Eric Liddell, the famous British athlete who won the 400-meter gold medal at the 1924 Paris Olympic Games came to China for missionary work. He was detained in the concentration camp of the Courtyard for a long time. In the minds of the children in the camp, the Olympic champion was the embodiment of happiness and light. In addition to organizing children to play various games and sports competitions, he also managed the daily life affairs of his fellow detainees between the two sites. Every morning and evening, he ensured that all people attend the roll call. He organized daily matters such as water, coal, garbage, room cleaning. He also helped children with their homework in the evening.
Less than 200 days before the liberation of the camp, Liddell, the Olympic champion, forever left the world he loved as he could not get timely treatment for a brain tumor. The weather on the day of his funeral was extremely cold, but almost everyone in the camp attended his funeral.
In December 1941, the Japanese attacked Pearl Harbor triggering the Pacific War, and countries such as Britain and the United States declared war on Japan. Thus, all Westerners in China became enemies of Japan. On the second day of the Pearl Harbor incident, Japanese troops came to Chefoo School (also known as China Inland Mission School) and claimed to take over the school. Mary Taylor Previte (the great-granddaughter of Hudson Taylor), who was only 9 years old at that time, became a prisoner. In November 1942, more than 300 teachers and students at Chefoo School were detained in the camp of Yantai Yuhuangding (original name could not be found) Presbyterian Church. In the summer of 1943, they were transferred to the Courtyard camp in Wei County.

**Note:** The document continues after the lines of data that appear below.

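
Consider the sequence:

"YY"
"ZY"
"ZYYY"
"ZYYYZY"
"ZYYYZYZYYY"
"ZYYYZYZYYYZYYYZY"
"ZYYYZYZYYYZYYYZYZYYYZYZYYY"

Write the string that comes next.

ZYYYZYZYYYZYYYZYZYYYZYZYYYZYYYZYZYYYZYYYZY

This is a Fibonacci-style word recurrence s(k) = s(k−1)·s(k−2): e.g. ZY·YY = ZYYY.
Continuing: ZYYYZYZYYYZYYYZYZYYYZYZYYY · ZYYYZYZYYYZYYYZY gives term 8.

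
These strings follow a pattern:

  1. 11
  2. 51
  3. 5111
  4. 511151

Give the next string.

5111515111

Each term (from the third on) is the previous term followed by the one before it: term 3 = 51·11 = 5111.
So term 5 is 511151·5111.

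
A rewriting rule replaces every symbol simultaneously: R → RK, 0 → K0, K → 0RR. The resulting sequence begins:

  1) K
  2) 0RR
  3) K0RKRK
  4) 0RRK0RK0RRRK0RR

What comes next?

Applying the rule to each of the 15 symbols of 0RRK0RK0RRRK0RR gives the pieces K0 RK RK 0RR K0 RK 0RR K0 RK RK RK 0RR K0 RK RK, which concatenate to the answer.

K0RKRK0RRK0RK0RRK0RKRKRK0RRK0RKRK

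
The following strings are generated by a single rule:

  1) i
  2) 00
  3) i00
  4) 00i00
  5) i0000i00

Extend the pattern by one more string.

From term 3 onward, concatenate the second-to-last term with the last: i·00 = i00, 00·i00 = 00i00, …
So term 6 is 00i00·i0000i00.

00i00i0000i00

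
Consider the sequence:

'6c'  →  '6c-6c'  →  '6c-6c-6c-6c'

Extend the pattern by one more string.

Every step duplicates the string with '-' between the halves.
One more doubling of 6c-6c-6c-6c gives the answer.

6c-6c-6c-6c-6c-6c-6c-6c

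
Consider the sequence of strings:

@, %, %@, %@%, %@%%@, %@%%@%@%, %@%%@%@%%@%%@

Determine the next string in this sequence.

From term 3 onward, concatenate the last term with the second-to-last: %·@ = %@, %@·% = %@%, …
Continuing: %@%%@%@%%@%%@ · %@%%@%@% gives term 8.

%@%%@%@%%@%%@%@%%@%@%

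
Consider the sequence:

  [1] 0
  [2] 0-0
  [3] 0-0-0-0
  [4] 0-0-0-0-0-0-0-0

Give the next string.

s(k+1) = s(k)·-·s(k) — each term doubles the last with '-' between the halves.
Doubling 0-0-0-0-0-0-0-0 with '-' between the halves:

0-0-0-0-0-0-0-0-0-0-0-0-0-0-0-0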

Mary Taylor Previte recalled that the teachers led the students to study through games in the camp, and she described the teacher’s behaviors as a “beautiful victory”. In this way, under the condition of severe nutritional deficiency the teachers miraculously managed three graduations. As always, they adhered to the strict standards of the Oxford examination system.

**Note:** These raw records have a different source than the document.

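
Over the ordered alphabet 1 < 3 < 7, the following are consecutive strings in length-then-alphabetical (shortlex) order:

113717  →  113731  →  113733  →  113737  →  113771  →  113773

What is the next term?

The successor of 113773 increments the rightmost position that isn't already 7 and resets every position after it to 1.

113777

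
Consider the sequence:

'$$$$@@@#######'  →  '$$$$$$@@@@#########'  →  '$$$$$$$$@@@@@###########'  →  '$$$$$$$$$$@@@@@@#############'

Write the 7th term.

Each string has the form $^{2n} @^{n+1} #^{2n+3}, where the shown terms are n = 2, 3, 4, 5.
Setting n = 8 gives 16, 9, 19 characters in each block.

$$$$$$$$$$$$$$$$@@@@@@@@@###################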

On August 17, 1945, a B24 plane sent by the U.S. military aid headquarters in China arrived over Wei County camp. Seven fully armed U.S. soldiers parachuted from the sky liberating the people there. A few weeks later, Mary Taylor Previte and her brothers and sisters flew to Xi’an to reunite with their parents whom they had not seen for five years.
In A Song of Salvation at Weihsien Prison Camp, Mary wrote more specifically about life in the camp. For instance, on Sunday morning, there was a Catholic Mass Eucharist, and at 11: 00, there was worship from the Anglican Church and the United Church. The evening prayer program was mainly songs and worships. Every Easter, worship and memorial programs began at dawn. The performances in the church were endless all year round. The entertained audiences could temporarily forget those police dogs, iron power grids, smelly toilets, and hunger.
On June 25, 1900, Chen Shuangchen (also known as Chen Xiqing), leader of the Boxer Rebellion of the Wei County division, led his gangs to set the Courtyard on fire, burning 42 buildings and 136 bungalows. The church and other main buildings were burnt into ashes. In 1902, Robert McCheyne Mateer used the boxer refund, the Qing government compensation, and all the funds donated by the American churches to rebuild and expand the Courtyard. During this period, they led people to learn God’s Word while doing medical service and education.
During Japan’s invasion of China, about 2,000 missionaries and western expatriates were detained in the Courtyard. They suffered and even sacrificed together with the Chinese people and survived the most difficult period.